Restore Our Parks and Public Lands Act – Hope?

Many National Park Service (NPS) parks, battlefields, recreation areas, memorials and historic sites have a backlog of maintenance issues ranging from outdated, unsafe electrical and drinking water systems to moldy historical buildings, eroding trails and crumbling monuments.

Some examples include leaks in a 16-mile pipeline at the Grand Canyon that provides the only drinkable water at the national park; leaching septic tanks that are polluting the watershed in Maine’s Acadia National Park; an 80-year-old seawall that is sinking, leading to recurrent flooding along the Tidal Basin on the National Mall in Washington; and water-damaged walls inside Ebenezer Baptist Church at the Martin Luther King, Jr. National Historical Park in Atlanta.

While the NPS dithers with burdening the tour industry with a cumbersome system of confusing Commercial Use Authorizations (CUAs) with exorbitant fees in an effort to fund an $11.6 billion maintenance backlog, it may be Congress that offers the practical, bipartisan solution. Go figure.
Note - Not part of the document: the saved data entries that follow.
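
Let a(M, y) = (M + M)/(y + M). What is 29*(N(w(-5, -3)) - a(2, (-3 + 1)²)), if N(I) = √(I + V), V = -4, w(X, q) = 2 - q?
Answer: 29/3 ≈ 9.6667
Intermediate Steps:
a(M, y) = 2*M/(M + y) (a(M, y) = (2*M)/(M + y) = 2*M/(M + y))
N(I) = √(-4 + I) (N(I) = √(I - 4) = √(-4 + I))
29*(N(w(-5, -3)) - a(2, (-3 + 1)²)) = 29*(√(-4 + (2 - 1*(-3))) - 2*2/(2 + (-3 + 1)²)) = 29*(√(-4 + (2 + 3)) - 2*2/(2 + (-2)²)) = 29*(√(-4 + 5) - 2*2/(2 + 4)) = 29*(√1 - 2*2/6) = 29*(1 - 2*2/6) = 29*(1 - 1*⅔) = 29*(1 - ⅔) = 29*(⅓) = 29/3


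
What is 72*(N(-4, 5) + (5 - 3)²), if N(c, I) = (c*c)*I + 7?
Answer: 6552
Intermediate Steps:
N(c, I) = 7 + I*c² (N(c, I) = c²*I + 7 = I*c² + 7 = 7 + I*c²)
72*(N(-4, 5) + (5 - 3)²) = 72*((7 + 5*(-4)²) + (5 - 3)²) = 72*((7 + 5*16) + 2²) = 72*((7 + 80) + 4) = 72*(87 + 4) = 72*91 = 6552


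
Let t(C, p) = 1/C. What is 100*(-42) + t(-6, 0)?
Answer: -25201/6 ≈ -4200.2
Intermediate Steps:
100*(-42) + t(-6, 0) = 100*(-42) + 1/(-6) = -4200 - ⅙ = -25201/6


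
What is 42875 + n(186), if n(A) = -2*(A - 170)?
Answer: 42843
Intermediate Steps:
n(A) = 340 - 2*A (n(A) = -2*(-170 + A) = 340 - 2*A)
42875 + n(186) = 42875 + (340 - 2*186) = 42875 + (340 - 372) = 42875 - 32 = 42843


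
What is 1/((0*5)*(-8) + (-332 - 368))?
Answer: -1/700 ≈ -0.0014286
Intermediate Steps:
1/((0*5)*(-8) + (-332 - 368)) = 1/(0*(-8) - 700) = 1/(0 - 700) = 1/(-700) = -1/700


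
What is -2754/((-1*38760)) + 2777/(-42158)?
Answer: 41503/8010020 ≈ 0.0051814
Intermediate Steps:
-2754/((-1*38760)) + 2777/(-42158) = -2754/(-38760) + 2777*(-1/42158) = -2754*(-1/38760) - 2777/42158 = 27/380 - 2777/42158 = 41503/8010020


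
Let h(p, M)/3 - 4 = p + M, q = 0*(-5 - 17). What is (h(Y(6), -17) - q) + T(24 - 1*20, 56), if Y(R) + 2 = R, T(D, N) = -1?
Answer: -28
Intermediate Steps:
q = 0 (q = 0*(-22) = 0)
Y(R) = -2 + R
h(p, M) = 12 + 3*M + 3*p (h(p, M) = 12 + 3*(p + M) = 12 + 3*(M + p) = 12 + (3*M + 3*p) = 12 + 3*M + 3*p)
(h(Y(6), -17) - q) + T(24 - 1*20, 56) = ((12 + 3*(-17) + 3*(-2 + 6)) - 1*0) - 1 = ((12 - 51 + 3*4) + 0) - 1 = ((12 - 51 + 12) + 0) - 1 = (-27 + 0) - 1 = -27 - 1 = -28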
The stated purpose of H.R 1225, the Restore Our Parks and Public Lands Act, is “To establish, fund, and provide for the use of amounts in a National Park Service and Public Lands Legacy Restoration Fund to address the maintenance backlog of the National Park Service, United States Fish and Wildlife Service, Bureau of Land Management, and Bureau of Indian Education, and for other purposes.”

More specifically, if passed the funds would be used as follows:

  • 80 percent would be allocated for priority deferred maintenance projects, including other infrastructure deficiencies directly related to such deferred maintenance projects with the goal of ensuring overall parity between amounts allocated to transportation and non-transportation projects.
  • 10 percent would be allocated for purposes of addressing the national wildlife refuge system maintenance backlog.
  • 5 percent would be allocated for the purposes of addressing the public access and recreation backlog on public lands.
  • 5 percent would be allocated for the purposes of addressing the Bureau of Indian Education school construction and deferred maintenance backlogs.
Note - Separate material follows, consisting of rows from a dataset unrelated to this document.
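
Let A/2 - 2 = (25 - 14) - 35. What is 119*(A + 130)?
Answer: 10234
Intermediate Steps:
A = -44 (A = 4 + 2*((25 - 14) - 35) = 4 + 2*(11 - 35) = 4 + 2*(-24) = 4 - 48 = -44)
119*(A + 130) = 119*(-44 + 130) = 119*86 = 10234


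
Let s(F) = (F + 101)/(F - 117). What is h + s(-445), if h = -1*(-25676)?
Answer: 7215128/281 ≈ 25677.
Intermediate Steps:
s(F) = (101 + F)/(-117 + F)
h = 25676
h + s(-445) = 25676 + (101 - 445)/(-117 - 445) = 25676 - 344/(-562) = 25676 - 1/562*(-344) = 25676 + 172/281 = 7215128/281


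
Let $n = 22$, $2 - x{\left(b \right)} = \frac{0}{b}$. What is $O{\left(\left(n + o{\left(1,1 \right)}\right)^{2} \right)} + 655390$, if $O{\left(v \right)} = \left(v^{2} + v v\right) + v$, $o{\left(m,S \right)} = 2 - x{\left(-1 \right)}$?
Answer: $1124386$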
Introduced earlier this year by Rep. Rob Bishop (R-ID), H.R. 1225 currently enjoys rare broad bipartisan support with 292 cosponsors.

The funds would be derived from energy development revenues from oil, gas, coal or alternative or renewable energy development on federal land and water that would otherwise be credited, covered or deposited as miscellaneous.

On the other side of the Capitol, U.S. Senators Rob Portman (R-OH), Mark Warner (D-VA), Lamar Alexander (R-TN), and Angus King (I-ME) introduced S. 500, the Restore Our Parks Act, a comparable bill that enjoys 40 cosponsors.

“The Restore Our Parks effort represents a significant investment in those things we collectively love and cherish,” said Will Shafroth, president of the National Park Foundation. “We look forward to working with Congress and our partners to ensure America’s national parks and public lands have what they need to thrive today and into the future.”

Despite broad bipartisan support, similar legislation did not pass in the 115th Congress. It also remains unclear if the proposed CUA program will be scaled back if the legislation passes and President Trump signs it into law.

UMA views this legislation with reserved optimism and is closely monitoring for further progress. We remain concerned with the proposed implementation of CUAs and the NPS’s failure to fairly address charter buses.

For now, we place this legislation under the yellow light.